The performance goes well. Three days later she writes: ‘When I was a child most of my friends would play dress up and fantasize about being a princess, superman or pickle rancher (I have some weird friends). I would imagine being a spy. Running down sewer tunnels to escape treacherous enemies, eavesdropping on important adult conversations, and giving a full report to General Meow. So getting the opportunity to play a Bond and a babe for even a few minutes during my performance on Friday was very fulfilling. And the spy high of Friday night must have subconsciously stuck in my brain, for the following evening E and I randomly pick
Skyfall
for our date night movie.’

Eleven days later, on 15 March, there is news: ‘We received word that we have to move out of our house by May 1. E is transferring jobs. And I am looking to take a mini trip back East. Do I move with E, on my own, to Antarctica? … For now I’ll spin my magic ball and see where I land.’

On 30 March, in the evening, Snowden flies off to the US mainland. Over the next couple of weeks he attends training sessions at Booz Allen Hamilton’s office near Fort Meade; various intelligence agency contractors have offices next door to SIGINT city. His new salary is $122,000 a year plus a housing allowance. On 4 April he has dinner with his father. Lon Snowden says his son seemed preoccupied and nursing a burden. ‘We hugged as we always do. He said: “I love you, Dad.” I said: “I love you, Ed.” ’

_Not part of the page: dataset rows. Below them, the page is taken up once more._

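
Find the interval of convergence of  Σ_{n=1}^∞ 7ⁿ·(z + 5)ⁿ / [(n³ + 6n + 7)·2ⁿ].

By the ratio test, |a_{n+1}/a_n| = [(n³ + 6n + 7)/((n+1)³ + 6(n+1) + 7)] · 7/2 → 7/2.
Convergence for |z + 5| · 7/2 < 1, i.e. |z + 5| < 2/7. So R = 2/7.
Endpoint z = -33/7: the terms are on the order of 1/n³, so the series converges absolutely by comparison with the p-series (p = 3 > 1).
Check z = -37/7: the terms are on the order of 1/n³, so the series converges absolutely by comparison with the p-series (p = 3 > 1).

[-37/7, -33/7]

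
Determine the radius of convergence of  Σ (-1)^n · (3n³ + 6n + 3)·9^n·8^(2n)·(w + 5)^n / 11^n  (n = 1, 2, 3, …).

R = 11/576

Apply the ratio test: |a_{n+1}| / |a_n| = [(3(n+1)³ + 6(n+1) + 3)/(3n³ + 6n + 3)] · 9·64/11, which tends to 576/11 as n → ∞.
Hence the series converges for |w + 5| < 1/(576/11) = 11/576, so the radius of convergence is 11/576.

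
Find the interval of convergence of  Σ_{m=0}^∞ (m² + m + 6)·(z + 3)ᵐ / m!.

Apply the ratio test: |a_{m+1}| / |a_m| = ((m+1)² + (m+1) + 6)/(m² + m + 6) · 1/(m+1), which tends to 0 as m → ∞.
Since the limit is 0 < 1 for every z, the series converges on all of ℝ and R = ∞.

(−∞, ∞)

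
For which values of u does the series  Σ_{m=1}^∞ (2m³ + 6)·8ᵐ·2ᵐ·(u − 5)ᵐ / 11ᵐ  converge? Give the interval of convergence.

(69/16, 91/16)

Apply the ratio test: |a_{m+1}| / |a_m| = [(2(m+1)³ + 6)/(2m³ + 6)] · 8·2/11, which tends to 16/11 as m → ∞.
Hence the series converges for |u − 5| < 1/(16/11) = 11/16, so the radius of convergence is 11/16.
Check u = 91/16: the m-th term does not approach 0; divergence by the term test.
Endpoint u = 69/16: the terms have absolute value of order m³, which does not tend to 0, so the series diverges by the divergence test.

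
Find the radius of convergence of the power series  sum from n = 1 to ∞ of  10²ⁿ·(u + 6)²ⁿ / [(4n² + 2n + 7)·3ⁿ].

Apply the ratio test: |a_{n+1}| / |a_n| = [(4n² + 2n + 7)/(4(n+1)² + 2(n+1) + 7)] · 100/3, which tends to 100/3 as n → ∞.
Successive powers of (u + 6) differ by 2, so the series converges when |u + 6|² · 100/3 < 1, i.e. |u + 6| < √(3/100). So R = √3/10.

R = √3/10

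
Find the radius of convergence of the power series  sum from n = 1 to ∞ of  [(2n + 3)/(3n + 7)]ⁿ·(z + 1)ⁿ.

R = 3/2

By the Cauchy root test, |a_n|^(1/n) = (2n + 3)/(3n + 7) → 2/3.
The series converges when 2/3 · |z + 1| < 1, giving R = 3/2.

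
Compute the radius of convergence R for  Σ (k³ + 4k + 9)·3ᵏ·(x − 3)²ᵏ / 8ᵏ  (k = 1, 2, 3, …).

R = 2√6/3

By the ratio test, |a_{k+1}/a_k| = [((k+1)³ + 4(k+1) + 9)/(k³ + 4k + 9)] · 3/8 → 3/8.
Successive powers of (x − 3) differ by 2, so the series converges when |x − 3|² · 3/8 < 1, i.e. |x − 3| < √(8/3). So R = 2√6/3.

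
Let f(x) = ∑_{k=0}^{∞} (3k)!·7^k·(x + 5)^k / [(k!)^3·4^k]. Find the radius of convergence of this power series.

R = 4/189

The ratio of consecutive coefficients is (3k+1)·(3k+2)·(3k+3)/(k+1)³ · 7/4 → 189/4.
Thus R = 1/(189/4) = 4/189.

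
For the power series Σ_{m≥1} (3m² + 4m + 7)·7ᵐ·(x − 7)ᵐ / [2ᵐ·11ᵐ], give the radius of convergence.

The ratio of consecutive coefficients is [(3(m+1)² + 4(m+1) + 7)/(3m² + 4m + 7)] · 7/(2·11) → 7/22.
The series converges when 7/22 · |x − 7| < 1, giving R = 22/7.

R = 22/7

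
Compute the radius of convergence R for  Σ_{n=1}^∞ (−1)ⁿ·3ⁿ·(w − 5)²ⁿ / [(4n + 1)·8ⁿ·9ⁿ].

R = 2√6

Apply the ratio test: |a_{n+1}| / |a_n| = [(4n + 1)/(4(n+1) + 1)] · 3/(8·9), which tends to 1/24 as n → ∞.
Writing y = (w − 5)², the series in y has radius 24, so |w − 5| < √(24) and R = 2√6.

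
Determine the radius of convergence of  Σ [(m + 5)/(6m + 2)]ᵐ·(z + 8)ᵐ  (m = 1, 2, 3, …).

Applying the root test, |a_m|^(1/m) = (m + 5)/(6m + 2) → 1/6.
Convergence for |z + 8| · 1/6 < 1, i.e. |z + 8| < 6. So R = 6.

R = 6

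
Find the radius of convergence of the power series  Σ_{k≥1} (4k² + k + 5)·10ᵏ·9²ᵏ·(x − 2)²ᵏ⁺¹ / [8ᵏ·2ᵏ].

By the ratio test, |a_{k+1}/a_k| = [(4(k+1)² + (k+1) + 5)/(4k² + k + 5)] · 10·81/(8·2) → 405/8.
Writing y = (x − 2)², the series in y has radius 8/405, so |x − 2| < √(8/405) and R = 2√10/45.

R = 2√10/45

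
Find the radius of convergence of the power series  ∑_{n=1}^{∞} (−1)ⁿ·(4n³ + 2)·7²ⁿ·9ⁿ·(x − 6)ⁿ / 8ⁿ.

Apply the ratio test: |a_{n+1}| / |a_n| = [(4(n+1)³ + 2)/(4n³ + 2)] · 49·9/8, which tends to 441/8 as n → ∞.
Convergence for |x − 6| · 441/8 < 1, i.e. |x − 6| < 8/441. So R = 8/441.

R = 8/441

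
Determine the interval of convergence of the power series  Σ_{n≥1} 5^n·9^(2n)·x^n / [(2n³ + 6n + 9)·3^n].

Ratio test: |a_{n+1}/a_n| = [(2n³ + 6n + 9)/(2(n+1)³ + 6(n+1) + 9)] · 5·81/3 → 135 as n → ∞.
Convergence for |x| · 135 < 1, i.e. |x| < 1/135. So R = 1/135.
Endpoint x = 1/135: absolute convergence follows by limit comparison with Σ 1/n³.
Endpoint x = -1/135: absolute convergence follows by limit comparison with Σ 1/n³.

[-1/135, 1/135]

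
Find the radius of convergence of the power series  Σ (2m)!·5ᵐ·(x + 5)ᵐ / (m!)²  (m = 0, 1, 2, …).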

In mid-April, Mills and Snowden get the keys to their new Hawaii home. It’s two streets away from their old one.

Mills writes: ‘My favourite part of moving is the pre-unpacking stage where I can roll around big empty rooms in soft window light (I may have been a cat in my former life). We took time to envision what each room could look like once we crammed our things in them. And even discussed hanging silks in the two-story main room.’

Snowden makes a valedictory appearance in her photo-blog. The pair arrange themselves on the bare floor of their home. Mills, in a striking blue dress, lies on her back and smiles at him; as ever, Snowden’s thoughts are inscrutable since the camera only records the back of his head. His glasses are abandoned several feet away. What is going through his mind?